Edit: Edebiyatçı falan değilim. Bunlar sadece benim subjektif çıkarımlarım.
Sarı bir ormanda ikiye ayrıldı yolum,
ikisinden birden gidemediğim ve yoldaki
tek yolcu olduğum için üzgün, uzun uzun
baktım görene kadar birinci yolun
otlar çalılar arasında kıvrıldığı yeri;
sonra öbürüne gittim, o kadar iyiydi o da,
ve belki çimenlik olduğu, aşınmak istediğinden
gidilmeye daha çok hakkı vardı; oysa
ordan gelip geçenler iki yolu da
eş ölçüde aşındırmıştı hemen hemen,
ve o sabah ikisi de uzanıyordu birbiri gibi
hiçbir adımın karartmadığı yapraklar içinde,
ah, başka bir güne sakladım yolların ilkini!

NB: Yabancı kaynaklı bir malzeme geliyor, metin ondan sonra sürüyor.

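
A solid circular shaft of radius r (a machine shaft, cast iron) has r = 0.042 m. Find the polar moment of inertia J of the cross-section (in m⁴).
Model: a solid circular shaft of radius r, so J = (π·r^4) / 2.
Substitute:
  J = (π × 0.042^4) / 2
  J = 4.888 × 10⁻⁶ m⁴
Final answer: J = 4.888 × 10⁻⁶ m⁴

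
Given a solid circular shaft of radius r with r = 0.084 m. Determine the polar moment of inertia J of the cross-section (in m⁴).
Model: a solid circular shaft of radius r, so J = (π·r^4) / 2.
Substitute:
  J = (π × 0.084^4) / 2
  J = 7.821 × 10⁻⁵ m⁴
Final answer: J = 7.821 × 10⁻⁵ m⁴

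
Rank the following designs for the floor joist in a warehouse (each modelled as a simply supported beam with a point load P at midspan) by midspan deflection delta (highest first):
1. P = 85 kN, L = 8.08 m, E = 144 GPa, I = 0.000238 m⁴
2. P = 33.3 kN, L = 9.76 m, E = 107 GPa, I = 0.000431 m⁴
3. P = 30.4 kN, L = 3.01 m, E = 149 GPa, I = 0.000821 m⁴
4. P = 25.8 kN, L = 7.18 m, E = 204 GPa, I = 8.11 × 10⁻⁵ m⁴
Model: a simply supported beam with a point load P at midspan, so delta = (P·L^3) / (48·E·I) (SI units).
  Case 1: delta = (85000 × 8.08^3) / (48 × (1.44 × 10¹¹) × 0.000238) = 0.02726 m = 27.26 mm
  Case 2: delta = (33300 × 9.76^3) / (48 × (1.07 × 10¹¹) × 0.000431) = 0.01399 m = 13.99 mm
  Case 3: delta = (30400 × 3.01^3) / (48 × (1.49 × 10¹¹) × 0.000821) = 0.0001412 m = 0.1412 mm
  Case 4: delta = (25800 × 7.18^3) / (48 × (2.04 × 10¹¹) × (8.11 × 10⁻⁵)) = 0.01203 m = 12.03 mm
Ordering: 27.26 mm (case 1) > 13.99 mm (case 2) > 12.03 mm (case 4) > 0.1412 mm (case 3)
Final answer: 1, 2, 4, 3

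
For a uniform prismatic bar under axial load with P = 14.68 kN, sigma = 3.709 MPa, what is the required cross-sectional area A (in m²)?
Model: a uniform prismatic bar under axial load, so sigma = P / A.
Solve for A: A = P / sigma.
Convert to SI units:
  P = 14.68 kN = 14680 N
  sigma = 3.709 MPa = 3.709 × 10⁶ Pa
Substitute:
  A = 14680 / (3.709 × 10⁶)
  A = 0.003958 m²
Final answer: A = 0.003958 m²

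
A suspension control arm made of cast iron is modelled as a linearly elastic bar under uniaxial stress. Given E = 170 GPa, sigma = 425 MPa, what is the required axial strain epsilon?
Model: a linearly elastic bar under uniaxial stress, so sigma = E·epsilon.
Solve for epsilon: epsilon = sigma / E.
Convert to SI units:
  E = 170 GPa = 1.7 × 10¹¹ Pa
  sigma = 425 MPa = 4.25 × 10⁸ Pa
Substitute:
  epsilon = (4.25 × 10⁸) / (1.7 × 10¹¹)
  epsilon = 0.0025
Final answer: epsilon = 0.0025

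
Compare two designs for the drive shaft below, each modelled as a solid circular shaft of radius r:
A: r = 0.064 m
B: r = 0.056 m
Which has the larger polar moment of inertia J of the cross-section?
Model: a solid circular shaft of radius r, so J = (π·r^4) / 2 (SI units).
  A: J = (π × 0.064^4) / 2 = 2.635 × 10⁻⁵ m⁴
  B: J = (π × 0.056^4) / 2 = 1.545 × 10⁻⁵ m⁴
2.635 × 10⁻⁵ m⁴ > 1.545 × 10⁻⁵ m⁴, so A is larger.
Final answer: A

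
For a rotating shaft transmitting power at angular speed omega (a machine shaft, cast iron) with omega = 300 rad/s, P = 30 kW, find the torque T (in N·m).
Model: a rotating shaft transmitting power at angular speed omega, so P = T·omega.
Solve for T: T = P / omega.
Convert to SI units:
  P = 30 kW = 30000 W
Substitute:
  T = 30000 / 300
  T = 100 N·m
Final answer: T = 100 N·m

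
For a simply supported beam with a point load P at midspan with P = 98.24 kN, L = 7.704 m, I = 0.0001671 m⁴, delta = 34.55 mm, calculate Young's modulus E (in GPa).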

ama bilerek her yolun yeni bir yol getirdiğini,
merak ettim geri gelecek miyim diye.
iç geçirerek anlatacağım bunu ben,
nice yaşlar nice çağlar sonra bir yerde:
bir ormanda yol ikiye ayrıldı, ve ben –
ben gittim daha az geçilmişinden,
ve bütün farkı yaratan bu oldu işte.
Robert frost
Bana mutluluğu öğreten bu şiir olmuştu. Anlamamıştım ilk önce ama sonra şimşekler çakmaya başlamıştı beynimde. Bu şiirin her farklı çevirisi size farklı bir şey anlatır. Yani bazen adalet baskınken bazen de tabuların yıkılması gerektiği anlaşılır bu şiirde. Bi adam yol ayrımının başında durur. iki yol vardır. Biri herkesin gittiği çimlerin ezilmiş olduğu yol. Diğeri ise çimlerin sapasağlam durduğu hatta üstüne sonbahar yapraklarının döküldüğü kimsenin gitmediği bir yol. Korku ve cesaret basar o anda insanı. Korkularını cesaretin kucağına teslim edip gidilmemiş yoldan yürümeye başlarsın ve cesaretin pişmanlığa neden olup olmayacağının endişesini yaşarsın. Sonuç ya pişmanlıktır ya da zafer. Bu şiir iki sonuçta da zaferi yaşatmayı öğretti bana. Ya pişmanlık yaşamışsındır ama başkalarından farklı bi yöntem denemiş onlardan farklı olmuşsundur. Ya da yine farklı bir yöntem denemiş zafer elde etmişsindir üstelik de kendi yolunu kendin çizmişsindir.
Edit: Edebiyatçı falan değilim. Bunlar sadece benim subjektif çıkarımlarım.